You can see that we will hook vprintf
and csp_sfp_recv
by their names and main
by its pattern.
You can simply select the pattern in Ghidra
and use the Copy Special
function in the right-click context menu to get a formatted C array.
As C does not provide an easy way to get the size of a char array, we also need to set the pattern length at this point. In this case, I copied 16 bytes of opcode. It is possible that a pattern occurs multiple times in a binary. Therefore, it is advised to copy longer sections.
Adding instrumentation code
The last missing thing is the actual instrumentation code. Let`s define a function that is called by a QEMU helper at the start of every translation blog (look here to see how this is done).
void do_hook(CPUAVR32AState *env)
{
init_sym_hooks(env);
CPUState *cs = env_cpu(env);
uint32_t cur_addr = cs->env_ptr->r[AVR32A_PC_REG];
if(cur_addr == symbol_hooks[SYM_HOOK_VPRINTF].address){
printf("[FUNCTION HOOK] vprintf was called with: '%s'\n", read_string(cs->env_ptr->r[12], env));
}
if(cur_addr == symbol_hooks[SYM_HOOK_MAIN].address){
printf("[FUNCTION HOOK] main() was called\n");
}
if(cur_addr == symbol_hooks[SYM_HOOK_CSP_SFP_REV].address){
printf("[FUNCTION HOOK] csp_sfp_recv(): performing argument substitution for r9: 0x%x => 1\n", env->r[9]);
env->r[9] = 1;
}
}
Here, we simply print out that our target functions were called.
In the case of vprintf
, we also read the first argument as a char
pointer and print its content.
The read_string
function simply reads bytes from the emulated memory until it reaches a zero byte (in C strings end with a 0
).
As the first argument of vprintf
is a char
pointer, we can use it as an input for read_string
.
We can do this with any function argument, as we have access to the emulated CPU registers.
To make use of the register contents, you need to look at the function definition or do some reverse engineering.
Otherwise, a value like 0x12341234
does not provide much information.
We could also send the function arguments to an external file or change them.
In the last if-clause, we modify the value of the 4th call argument and set it to 1
.
This is a specific workaround to skip a longer waiting time before some tasks in my target firmware are started.
The result
When I start QEMU with my target binary, I receive this output:
...
[FUNCTION HOOK] Found symbol vprintf => 0x****
[FUNCTION HOOK] Performing AOB scan for symbol main
[FUNCTION HOOK] Found address of main at: 0xd0056d04
[FUNCTION HOOK] Found symbol csp_sfp_recv => 0x*****
...
[FUNCTION HOOK] main() was called
...
[FUNCTION HOOK] vprintf was called with: 'Ram image'
[FUNCTION HOOK] vprintf was called with: 'Mounting /uffs/flash...'
[FUNCTION HOOK] vprintf was called with: 'UFFS: Mount ok'
...
[FUNCTION HOOK] csp_sfp_recv(): performing argument substitution for r9: 0x2710 => 1
[FUNCTION HOOK] vprintf was called with: 'Started ADCS server on port %u'
As you can see, our implementation finds the addresses of our target functions and then executes our instrumentation code every time one of the targets is called.
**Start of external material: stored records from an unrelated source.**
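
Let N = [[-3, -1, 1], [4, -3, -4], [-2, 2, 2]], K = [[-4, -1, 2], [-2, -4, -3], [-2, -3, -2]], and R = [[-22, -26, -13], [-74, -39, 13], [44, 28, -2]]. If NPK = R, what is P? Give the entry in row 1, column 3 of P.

Left-multiply by N⁻¹ and right-multiply by K⁻¹: P = N⁻¹RK⁻¹.
det N = -4; the adjugate gives N⁻¹ = [[-1/2, -1, -7/4], [0, 1, 2], [-1/2, -2, -13/4]].
det K = -2, so K⁻¹ = [[1/2, 4, -11/2], [-1, -6, 8], [1, 5, -7]].
N⁻¹R = [[8, 3, -3], [14, 17, 9], [16, 0, -13]].
P = (N⁻¹R)K⁻¹ = [[-2, -1, 1], [-1, -1, -4], [-5, -1, 3]].

1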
Even the argument modification works as expected.
Conclusion
Binary instrumentation is a very useful tool when analyzing firmware images. QEMU provides a simple base for such tasks, and custom instrumentation code can be added without much effort.
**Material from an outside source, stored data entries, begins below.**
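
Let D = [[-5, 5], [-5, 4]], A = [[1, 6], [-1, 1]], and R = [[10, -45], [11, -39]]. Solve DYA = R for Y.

Left-multiply by D⁻¹ and right-multiply by A⁻¹: Y = D⁻¹RA⁻¹.
det D = 5, so D⁻¹ = [[4/5, -1], [1, -1]].
det A = 7, so A⁻¹ = [[1/7, -6/7], [1/7, 1/7]].
D⁻¹R = [[-3, 3], [-1, -6]].
Y = (D⁻¹R)A⁻¹ = [[0, 3], [-1, 0]].

Y = [[0, 3], [-1, 0]]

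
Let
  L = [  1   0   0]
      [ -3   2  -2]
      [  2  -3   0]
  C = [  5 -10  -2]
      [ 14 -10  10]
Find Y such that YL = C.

Y = [[0, 1, 4], [-1, -5, 0]]

L is on the right of Y, so right-multiply by L⁻¹: Y = CL⁻¹.
det L = -6, so L⁻¹ = [[1, 0, 0], [2/3, 0, -1/3], [-5/6, -1/2, -1/3]].
Y = CL⁻¹ = [[5, -10, -2], [14, -10, 10]] · [[1, 0, 0], [2/3, 0, -1/3], [-5/6, -1/2, -1/3]] = [[0, 1, 4], [-1, -5, 0]].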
Of course, the instrumentation I showed here is quite basic. But it can be easily expanded, and depending on the context and the specific task, it is a lightweight alternative to instrumentation frameworks. Especially custom instrumentation is simpler done this way. As I showed in my fuzzing article, even the static approach is helpful for certain tasks.